L'alluminio può interferire con diversi processi biologici (stress ossidativo cellulare, metabolismo del calcio, ecc.), quindi può indurre effetti tossici in diversi organi e sistemi ed il sistema nervoso è il principale bersaglio della sua tossicità.

E' da considerare con attenzione il rischio del cumulo di assunzione di alluminio, che non può essere escluso in quanto questo ingrediente può trovarsi sia in prodotti cosmetici che in prodotti alimentari a largo consumo come pane, vari prodotti da forno (1).

Bibliografia_________________________________________________________________________

(1) Tietz, T., Lenzner, A., Kolbaum, A.E. et al. Aggregated aluminium exposure: risk assessment for the general population. Arch Toxicol 93, 3503–3521 (2019). https://doi.org/10.1007/s00204-019-02599-z

 Abstract. Aluminium is one of the most abundant elements in earth’s crust and its manifold uses result in an exposure of the population from many sources. Developmental toxicity, effects on the urinary tract and neurotoxicity are known effects of aluminium and its compounds. Here, we assessed the health risks resulting from total consumer exposure towards aluminium and various aluminium compounds, including contributions from foodstuffs, food additives, food contact materials (FCM), and cosmetic products. For the estimation of aluminium contents in foodstuff, data from the German “Pilot-Total-Diet-Study” were used, which was conducted as part of the European TDS-Exposure project. These were combined with consumption data from the German National Consumption Survey II to yield aluminium exposure via food for adults. It was found that the average weekly aluminium exposure resulting from food intake amounts to approx. 50% of the tolerable weekly intake (TWI) of 1 mg/kg body weight (bw)/week, derived by the European Food Safety Authority (EFSA). For children, data from the French “Infant Total Diet Study” and the “Second French Total Diet Study” were used to estimate aluminium exposure via food.
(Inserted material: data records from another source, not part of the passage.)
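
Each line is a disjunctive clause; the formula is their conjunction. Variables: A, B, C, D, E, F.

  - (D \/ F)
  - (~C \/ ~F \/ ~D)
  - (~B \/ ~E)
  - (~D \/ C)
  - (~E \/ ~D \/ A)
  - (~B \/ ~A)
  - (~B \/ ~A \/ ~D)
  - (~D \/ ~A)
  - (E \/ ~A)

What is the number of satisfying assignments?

10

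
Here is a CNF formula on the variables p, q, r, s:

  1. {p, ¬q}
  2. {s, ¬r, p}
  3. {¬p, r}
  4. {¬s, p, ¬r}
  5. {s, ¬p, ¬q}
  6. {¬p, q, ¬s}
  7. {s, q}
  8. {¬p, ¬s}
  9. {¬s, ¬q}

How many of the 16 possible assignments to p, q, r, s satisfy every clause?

1

The models are:
  p=0 q=0 r=0 s=1
That's 1 in total.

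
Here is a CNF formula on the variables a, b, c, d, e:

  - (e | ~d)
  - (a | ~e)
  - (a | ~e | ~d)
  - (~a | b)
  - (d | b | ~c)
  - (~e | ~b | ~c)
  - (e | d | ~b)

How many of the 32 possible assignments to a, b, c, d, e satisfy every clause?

Satisfying assignments:
  a=0 b=0 c=0 d=0 e=0
  a=1 b=1 c=0 d=0 e=1
  a=1 b=1 c=0 d=1 e=1
That's 3 in total.

3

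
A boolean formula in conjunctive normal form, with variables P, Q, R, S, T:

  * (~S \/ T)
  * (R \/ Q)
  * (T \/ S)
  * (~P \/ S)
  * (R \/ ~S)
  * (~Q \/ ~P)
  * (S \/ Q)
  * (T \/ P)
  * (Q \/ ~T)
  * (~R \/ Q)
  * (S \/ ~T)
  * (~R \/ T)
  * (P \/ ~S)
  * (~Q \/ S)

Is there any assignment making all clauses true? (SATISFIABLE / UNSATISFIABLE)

UNSATISFIABLE

S = True:
  propagation gives T=True, R=True, Q=True, P=False; an empty clause results — contradiction.
S = False:
  propagation gives T=True; an empty clause results — contradiction.
Every branch closes, so no satisfying assignment exists.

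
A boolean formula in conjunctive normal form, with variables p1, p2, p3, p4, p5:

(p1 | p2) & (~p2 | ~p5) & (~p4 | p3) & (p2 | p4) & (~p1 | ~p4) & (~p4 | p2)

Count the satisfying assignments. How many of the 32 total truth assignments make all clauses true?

Satisfying assignments:
  p1=0 p2=1 p3=0 p4=0 p5=0
  p1=0 p2=1 p3=1 p4=0 p5=0
  p1=0 p2=1 p3=1 p4=1 p5=0
  p1=1 p2=1 p3=0 p4=0 p5=0
  p1=1 p2=1 p3=1 p4=0 p5=0
That's 5 in total.

5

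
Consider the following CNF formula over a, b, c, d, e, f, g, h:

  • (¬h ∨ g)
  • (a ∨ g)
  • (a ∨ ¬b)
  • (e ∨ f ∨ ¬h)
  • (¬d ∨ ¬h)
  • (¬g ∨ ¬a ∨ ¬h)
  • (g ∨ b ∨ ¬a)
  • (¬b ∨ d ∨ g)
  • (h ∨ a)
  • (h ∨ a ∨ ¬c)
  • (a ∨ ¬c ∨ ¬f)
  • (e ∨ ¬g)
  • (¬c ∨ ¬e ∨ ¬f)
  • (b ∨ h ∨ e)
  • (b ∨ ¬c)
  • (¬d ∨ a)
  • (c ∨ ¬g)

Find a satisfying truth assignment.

a=True  b=True  c=True  d=True  e=False  f=False  g=False  h=False

Try a = True.
Set b = True and propagate.
Branch on c: take c = True.
The remaining clauses are satisfied by d = True, e = False, f = False, g = False, h = False.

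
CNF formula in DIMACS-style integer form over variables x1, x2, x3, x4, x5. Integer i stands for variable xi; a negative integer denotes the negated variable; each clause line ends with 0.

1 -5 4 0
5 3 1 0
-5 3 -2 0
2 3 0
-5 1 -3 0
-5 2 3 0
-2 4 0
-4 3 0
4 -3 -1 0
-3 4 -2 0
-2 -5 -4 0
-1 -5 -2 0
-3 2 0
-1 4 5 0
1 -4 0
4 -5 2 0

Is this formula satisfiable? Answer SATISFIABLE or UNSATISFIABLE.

Try x1 = True.
Branch on x2: take x2 = True.
  then x4 is forced to True.
  then x3 is forced to True.
  then x5 is forced to False.
Every clause has at least one true literal under this assignment.
So x1=True, x2=True, x3=True, x4=True, x5=False is a satisfying assignment.

SATISFIABLE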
As a result, the TWI can be exhausted or slightly exceeded—particularly for infants who are not exclusively breastfed and young children relying on specially adapted diets (e.g. soy-based, lactose free, hypoallergenic). When taking into account the overall aluminium exposure from foods, cosmetic products (cosmetics), pharmaceuticals and FCM from uncoated aluminium, a significant exceedance of the EFSA-derived TWI and even the PTWI of 2 mg/kg bw/week, derived by the Joint FAO/WHO Expert Committee on Food Additives, may occur. Specifically, high exposure levels were found for adolescents aged 11–14 years. Although exposure data were collected with special regard to the German population, it is also representative for European and comparable to international consumers. From a toxicological point of view, regular exceedance of the lifetime tolerable aluminium intake (TWI/PTWI) is undesirable, since this results in an increased risk for health impairments. Consequently, recommendations on how to reduce overall aluminium exposure are given.
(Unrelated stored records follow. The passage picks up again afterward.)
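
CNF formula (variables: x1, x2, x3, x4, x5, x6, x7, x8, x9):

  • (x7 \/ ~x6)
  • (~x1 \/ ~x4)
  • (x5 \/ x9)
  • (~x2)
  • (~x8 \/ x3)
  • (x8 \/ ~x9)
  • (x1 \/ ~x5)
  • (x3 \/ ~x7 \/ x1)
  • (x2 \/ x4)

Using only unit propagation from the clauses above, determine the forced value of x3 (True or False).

True

Unit clause (~x2) sets x2 = False.
(x2 \/ x4) with x2 = False leaves only x4, so x4 = True.
In (~x4 \/ ~x1), ~x4 is now false; ~x1 must hold, so x1 = False.
From (x1 \/ ~x5) and x1 = False: x5 = False.
In (x9 \/ x5), x5 is now false; x9 must hold, so x9 = True.
(x8 \/ ~x9): since x9 = True, the clause reduces to (x8). x8 = True.
In (~x8 \/ x3), ~x8 is now false; x3 must hold, so x3 = True.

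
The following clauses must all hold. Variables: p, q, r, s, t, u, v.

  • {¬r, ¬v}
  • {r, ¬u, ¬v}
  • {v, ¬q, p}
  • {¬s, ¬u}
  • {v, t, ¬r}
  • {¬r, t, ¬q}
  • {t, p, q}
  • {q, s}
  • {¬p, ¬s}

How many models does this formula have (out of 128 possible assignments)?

15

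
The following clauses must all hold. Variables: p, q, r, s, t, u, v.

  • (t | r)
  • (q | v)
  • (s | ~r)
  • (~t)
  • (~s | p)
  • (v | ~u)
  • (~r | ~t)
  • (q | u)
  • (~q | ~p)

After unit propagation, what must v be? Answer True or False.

(~t) stands alone — t = False.
(r | t) with t = False leaves only r, so r = True.
(s | ~r): since r = True, the clause reduces to (s). s = True.
In (~s | p), ~s is now false; p must hold, so p = True.
(~q | ~p) with p = True leaves only ~q, so q = False.
From (q | v) and q = False: v = True.

True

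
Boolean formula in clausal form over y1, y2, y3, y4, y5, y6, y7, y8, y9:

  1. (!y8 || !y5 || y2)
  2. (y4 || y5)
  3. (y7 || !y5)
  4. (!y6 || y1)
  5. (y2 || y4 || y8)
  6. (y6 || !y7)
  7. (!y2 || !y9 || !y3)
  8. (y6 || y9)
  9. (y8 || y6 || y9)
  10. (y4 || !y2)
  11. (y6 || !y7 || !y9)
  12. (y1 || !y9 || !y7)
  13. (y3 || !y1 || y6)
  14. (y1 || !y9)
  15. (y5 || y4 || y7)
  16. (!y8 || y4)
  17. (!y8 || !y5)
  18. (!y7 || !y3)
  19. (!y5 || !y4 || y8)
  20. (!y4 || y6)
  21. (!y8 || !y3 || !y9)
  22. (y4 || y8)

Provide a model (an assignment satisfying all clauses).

y1=1, y2=1, y3=0, y4=1, y5=0, y6=1, y7=0, y8=1, y9=1

Check each clause:
  1. (y2 || !y5 || !y8) — y2 is true.
  2. (y4 || y5) — y4 is true.
  3. (y7 || !y5) — !y5 is true.
  4. (!y6 || y1) — y1 is true.
  5. (y2 || y4 || y8) — y8 is true.
  6. (y6 || !y7) — !y7 is true.
  7. (!y2 || !y3 || !y9) — !y3 is true.
  8. (y6 || y9) — y9 is true.
  9. (y6 || y8 || y9) — y8 is true.
  10. (y4 || !y2) — y4 is true.
  11. (y6 || !y7 || !y9) — !y7 is true.
  12. (y1 || !y9 || !y7) — !y7 is true.
  13. (!y1 || y3 || y6) — y6 is true.
  14. (!y9 || y1) — y1 is true.
  15. (y5 || y4 || y7) — y4 is true.
  16. (!y8 || y4) — y4 is true.
  17. (!y8 || !y5) — !y5 is true.
  18. (!y7 || !y3) — !y7 is true.
  19. (!y4 || !y5 || y8) — y8 is true.
  20. (!y4 || y6) — y6 is true.
  21. (!y3 || !y8 || !y9) — !y3 is true.
  22. (y8 || y4) — y8 is true.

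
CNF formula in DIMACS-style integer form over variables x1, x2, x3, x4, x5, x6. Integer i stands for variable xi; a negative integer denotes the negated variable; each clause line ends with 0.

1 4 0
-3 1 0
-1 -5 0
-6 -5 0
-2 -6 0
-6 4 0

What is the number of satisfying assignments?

15

Case analysis on x1 and x6:
  x1=T, x6=T: remaining (x2,x3,x4,x5) ∈ {(F,F,T,F); (F,T,T,F)} — 2.
  x1=T, x6=F: forces x5=F; x2, x3, x4 free → 2^3 = 8.
  x1=F, x6=T: remaining (x2,x3,x4,x5) ∈ {(F,F,T,F)} — 1.
  x1=F, x6=F: remaining (x2,x3,x4,x5) ∈ {(F,F,T,F); (F,F,T,T); (T,F,T,F); (T,F,T,T)} — 4.
Total: 2 + 8 + 1 + 4 = 15.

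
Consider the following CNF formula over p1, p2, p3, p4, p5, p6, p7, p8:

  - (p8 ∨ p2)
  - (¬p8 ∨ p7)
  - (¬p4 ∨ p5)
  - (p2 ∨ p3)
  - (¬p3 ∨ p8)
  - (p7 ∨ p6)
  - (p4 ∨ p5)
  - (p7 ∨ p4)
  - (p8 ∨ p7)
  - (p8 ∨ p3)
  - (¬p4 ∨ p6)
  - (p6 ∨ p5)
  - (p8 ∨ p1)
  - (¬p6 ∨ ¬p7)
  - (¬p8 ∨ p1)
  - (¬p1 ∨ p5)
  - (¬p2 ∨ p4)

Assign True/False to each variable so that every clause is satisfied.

p1 = True, p2 = False, p3 = True, p4 = False, p5 = True, p6 = False, p7 = True, p8 = True

Check each clause:
  1. (p2 ∨ p8) — p8 is true.
  2. (p7 ∨ ¬p8) — p7 is true.
  3. (¬p4 ∨ p5) — ¬p4 is true.
  4. (p2 ∨ p3) — p3 is true.
  5. (¬p3 ∨ p8) — p8 is true.
  6. (p7 ∨ p6) — p7 is true.
  7. (p4 ∨ p5) — p5 is true.
  8. (p4 ∨ p7) — p7 is true.
  9. (p7 ∨ p8) — p8 is true.
  10. (p3 ∨ p8) — p8 is true.
  11. (¬p4 ∨ p6) — ¬p4 is true.
  12. (p6 ∨ p5) — p5 is true.
  13. (p1 ∨ p8) — p8 is true.
  14. (¬p6 ∨ ¬p7) — ¬p6 is true.
  15. (¬p8 ∨ p1) — p1 is true.
  16. (p5 ∨ ¬p1) — p5 is true.
  17. (¬p2 ∨ p4) — ¬p2 is true.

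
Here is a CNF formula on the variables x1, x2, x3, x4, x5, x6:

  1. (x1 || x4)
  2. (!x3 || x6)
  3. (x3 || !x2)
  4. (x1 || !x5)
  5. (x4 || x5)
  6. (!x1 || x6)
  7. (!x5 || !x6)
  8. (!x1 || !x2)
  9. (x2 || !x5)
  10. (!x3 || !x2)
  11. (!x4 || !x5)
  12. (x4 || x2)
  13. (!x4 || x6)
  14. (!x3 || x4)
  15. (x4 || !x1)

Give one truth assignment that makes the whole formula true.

x1=T, x2=F, x3=T, x4=T, x5=F, x6=T

Check each clause:
  1. (x1 || x4) — x1 is true.
  2. (!x3 || x6) — x6 is true.
  3. (x3 || !x2) — x3 is true.
  4. (!x5 || x1) — x1 is true.
  5. (x5 || x4) — x4 is true.
  6. (!x1 || x6) — x6 is true.
  7. (!x6 || !x5) — !x5 is true.
  8. (!x2 || !x1) — !x2 is true.
  9. (!x5 || x2) — !x5 is true.
  10. (!x2 || !x3) — !x2 is true.
  11. (!x5 || !x4) — !x5 is true.
  12. (x2 || x4) — x4 is true.
  13. (x6 || !x4) — x6 is true.
  14. (!x3 || x4) — x4 is true.
  15. (x4 || !x1) — x4 is true.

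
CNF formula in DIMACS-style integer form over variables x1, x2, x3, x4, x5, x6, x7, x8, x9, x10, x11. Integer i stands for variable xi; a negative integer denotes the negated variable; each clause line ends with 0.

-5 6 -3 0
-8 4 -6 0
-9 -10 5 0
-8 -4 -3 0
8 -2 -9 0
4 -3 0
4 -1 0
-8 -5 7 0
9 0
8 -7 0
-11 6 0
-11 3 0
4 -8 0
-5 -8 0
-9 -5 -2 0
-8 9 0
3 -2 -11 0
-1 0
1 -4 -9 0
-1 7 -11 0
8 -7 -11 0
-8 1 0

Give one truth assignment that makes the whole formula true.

x1 = 0, x2 = 0, x3 = 0, x4 = 0, x5 = 1, x6 = 0, x7 = 0, x8 = 0, x9 = 1, x10 = 0, x11 = 0

Unit propagation: (x9) forces x9 = True.
Unit propagation: (¬x1) forces x1 = False.
The clause (¬x4) is unit: x4 must be False.
Unit propagation: (¬x3) forces x3 = False.
Unit propagation: (¬x11) forces x11 = False.
The clause (¬x8) is unit: x8 must be False.
(¬x2) is a unit clause, so x2 = False.
Unit propagation: (¬x7) forces x7 = False.
Pure literal: x5 appears only positively; assign x5 = True.
x10 occurs only negated in the remaining clauses — set x10 = False.
x6 is now unconstrained; take x6 = False.
Every clause has at least one true literal under this assignment.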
Wong, W.W., Chung, S.W., Kwong, K.P., Yin Ho, Y. and Xiao, Y., 2010. Dietary exposure to aluminium of the Hong Kong population. Food Additives and Contaminants, 27(4), pp.457-463.

Bratakos, S.M., Lazou, A.E., Bratakos, M.S. and Lazos, E.S., 2012. Aluminium in food and daily dietary intake estimate in Greece. Food Additives and Contaminants: Part B, 5(1), pp.33-44.